PRINCE OF WOLVES By Susan Krinard

“The kids are very fond of you,” she teased gently. “I didn’t know you were the paternal type.”

Her remark had the unexpected effect of making. Luke duck his head in obvious embarrassment. “The children are important to all of us,” he muttered.

Joey couldn’t quite keep the amusement out of her voice. “And I’ve noticed that everyone pronounces your name differently here. ‘Luc.’ ”

Clearly relieved by her shift to a more neutral subject, Luke looked up, the drawn lines of his face relaxing. “My mother named me Luc, but I found it more expedient to anglicize it when I grew older. Most Outsiders manage to mangle even so simple a name.”

Joey drew herself up in mock offense “Are you implying I couldn’t pronounce your real name properly?”

At Luke’s wry headshake, she added, “And do you think of me as one of these ‘Outsiders’?”
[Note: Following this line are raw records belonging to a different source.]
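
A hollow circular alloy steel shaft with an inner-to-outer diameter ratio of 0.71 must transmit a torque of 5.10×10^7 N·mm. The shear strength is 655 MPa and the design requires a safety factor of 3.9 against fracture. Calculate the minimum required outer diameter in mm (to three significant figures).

d_o = 128 mm

τ_allow = 655/3.9 = 167.9 MPa.
For a hollow shaft τ = 16T/[πd_o³(1−k⁴)] with k = 0.71, so 1−k⁴ = 0.7459.
d_o³ = 16T/[π τ_allow (1−k⁴)] = 16×5.1000×10^7/(π×167.9×0.7459) = 2.073×10^6 mm³.
d_o = 127.5 mm.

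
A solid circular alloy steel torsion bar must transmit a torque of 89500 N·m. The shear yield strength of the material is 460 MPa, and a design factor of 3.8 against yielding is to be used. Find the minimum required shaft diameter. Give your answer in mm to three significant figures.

Allowable shear stress τ_allow = 460/3.8 = 121.1 MPa.
For a solid shaft τ = 16T/(πd³), so d³ = 16T/(π τ_allow) = 16×8.9500×10^7/(π×121.1) = 3.765×10^6 mm³.
d = (3.765×10^6)^(1/3) = 155.6 mm.

d = 156 mm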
The question carried more significance than she had meant it to. Luke’s muscles tensed where her hand rested on his arm. For a long moment he looked into her eyes in that way of his, so intently that her breath caught, and she could not pull away. At last, with a deep sigh, he dropped his eyes again. “I don’t know.”

Almost of their own volition Joey’s fingers slipped from his forearm. She felt stung by his answer, but also more deeply puzzled. As in the conversations she had witnessed between Luke and his grandmother, she knew there were subtexts to his words—vital ones—that she was missing. More missing pieces that must be found.

She deliberately turned away from searching for them. There was still time “You should help me with my French, so I won’t be such a stranger,” she said lightly. The momentary tension between them relaxed. “Val Cache—that means Valley…”

Luke shifted his elbow on the table to allow one of the village matrons to clear away his plate “Hidden Valley.” His smile was a little crooked, but it was a smile. “A simple name, but appropriate.”

“Very appropriate,” Joey concurred. “How many people even know about this place?”

Touching her shoulder lightly—a touch that sent a stab of sensation all the way down to her fingertips—Luke pushed away from the table and stood. “Not many,” he admitted quietly. “And that’s how the people here prefer it.”

“Outsiders,” Joey muttered. Luke seemed not to hear as he led her across the room, pausing once or twice to exchange bonjours with friends and family. At the door he paused, turning to sweep his gaze across the room as if to take it all in, lock it so deeply into memory that it could never be lost. As if he never expected to see it again. Joey shivered at the blast of cold air that invaded the room in the wake of departing villagers.

Luke’s familiar, intense warmth kept the cold at bay as he walked her across the village common, his arm brushing hers, their footsteps falling into a safe and comforting rhythm. The quiet after constant noise was almost overwhelming, and Joey was content to savor it, as she savored Luke beside her. When he would have left her at the door to his grandmother’s cabin, she caught at his arm, held him there with more will than physical strength, until he had no choice but to look down at her.

She felt herself beginning to lose her way in his strange, pale eyes, but now it brought no unease. A muscle jumped in his jaw, skin stretched taut across his high cheekbones—she knew instinctively that he was poised on the edge of flight. But he stood unmoving, and she waited until his hands came up slowly to brush her arms, to burn her skin through the sweater and pause there on the edge of embrace. She turned her face up, her breath coming faster, willing him to read in her eyes the things she could not say aloud. Her hands slid up of their own accord, resting on his narrow hips, moving up over the firm hardness of his torso, splaying on his chest. His heart pounded under her palms.

“Y etait temps que vous r’veniez!” The cracking interruption of Bertrande’s voice behind Joey made them jump apart in the same instant. Joey nearly stumbled, a firm grip caught and steadied her. The old woman’s not-unpleasant breath puffed against her cheek. “Easy, my little owl. Time for bed.” Bertrande turned to Luke, who hovered in the doorway looking considerably shaken and almost forlorn. “As for you—” Joey could not miss the gleam in the old woman’s eye as she looked back and forth between them. “You will have time for that later. Allez. Go!”